Flow	Instance	Nginx	DID
Auth-code	inji-certify	certify-nginx	did:web:certify-nginx
Pre-auth	inji-certify-preauth-backend	certify-preauth-nginx	did:web:certify-preauth-nginx

Each nginx routes GET /.well-known/did.json back through
host.docker.internal:8080 to its own verifiably-go handler; each
handler fetches ONLY its own upstream's did.json (no merge), and each
has its own injidid.Observer tracking the kids the corresponding
instance has signed with. Four endpoints total:

• POST /inji-proxy/issuance/credential — forwards to
  inji-certify:8090, patching credential_definition.@context if the
  wallet omitted it (walt.id's Kotlin wallet does; Mimoto doesn't).
  Records observed kids into injidid.Primary.

• GET /inji-proxy/.well-known/did.json — serves did:web:certify-nginx.
  Fetches inji-certify:8090/v1/certify/.well-known/did.json, appends
  synthetic verificationMethod entries for every kid injidid.Primary
  has seen.

• GET /inji-proxy-preauth/.well-known/did.json — serves
  did:web:certify-preauth-nginx. Fetches
  inji-certify-preauth-backend:8090/v1/certify/.well-known/did.json,
  appends entries for every kid injidid.Preauth has seen. Pre-auth
  kids come from the direct-to-PDF flow in
  adapters/injicertify/pdf.go, not through the proxy endpoints.

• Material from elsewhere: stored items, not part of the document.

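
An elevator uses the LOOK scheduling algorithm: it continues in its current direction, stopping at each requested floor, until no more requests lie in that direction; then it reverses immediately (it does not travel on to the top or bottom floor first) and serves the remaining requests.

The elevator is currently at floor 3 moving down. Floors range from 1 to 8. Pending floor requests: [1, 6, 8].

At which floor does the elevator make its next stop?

Current floor: 3, direction: down
Requests above: [6, 8]
Requests below: [1]
Moving down and requests lie below → nearest below is max([1]) = 1

Answer: 1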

• GET /inji-proxy/credentials/status-list/{id} — forwards the
  primary status-list VC and records its proof.verificationMethod kid
  into injidid.Primary.

Observers can be pre-seeded for restarts: INJI_PROXY_EXTRA_KIDS feeds
primary, INJI_PROXY_PREAUTH_EXTRA_KIDS feeds pre-auth. Both are
comma-separated kid fragments.

The individual kid-synthesis workarounds (derived from multiple hash
paths over one Ed25519 key) stay in place within each handler because
Inji Certify v0.14.0 still publishes a kid in its did.json that
isn't the kid its signer uses. What's gone is the cross-instance merge
— Inji Verify never sees keys from a different instance while resolving
one instance's DID.

See dpg-matrix.md for the upstream bugs each of these
workarounds target.

Testing

e2e/ holds puppeteer-core tests per DPG flow:

• waltid-test.mjs — end-to-end issue + hold + present on walt.id
• inji-test.mjs / injiweb-test.mjs / injiverify-test.mjs —
  flow-specific checks per MOSIP component
• matrix-test.mjs — every DPG × role combination renders and commits
• injiweb-credentials-visible.mjs — regression for the FX5 bug (UI origin
  mismatch caused "No Credentials found")
• i18n-inner-pages.mjs — translation middleware covers deep pages
• bulk-csv-test.mjs / scan-upload-test.mjs / present-test.mjs —
  isolated feature checks

Run a single test with CHROME_PATH=/usr/bin/google-chrome node e2e/<name>.mjs.
Go unit tests (currently internal/adapters/registry routing) run with
go test ./....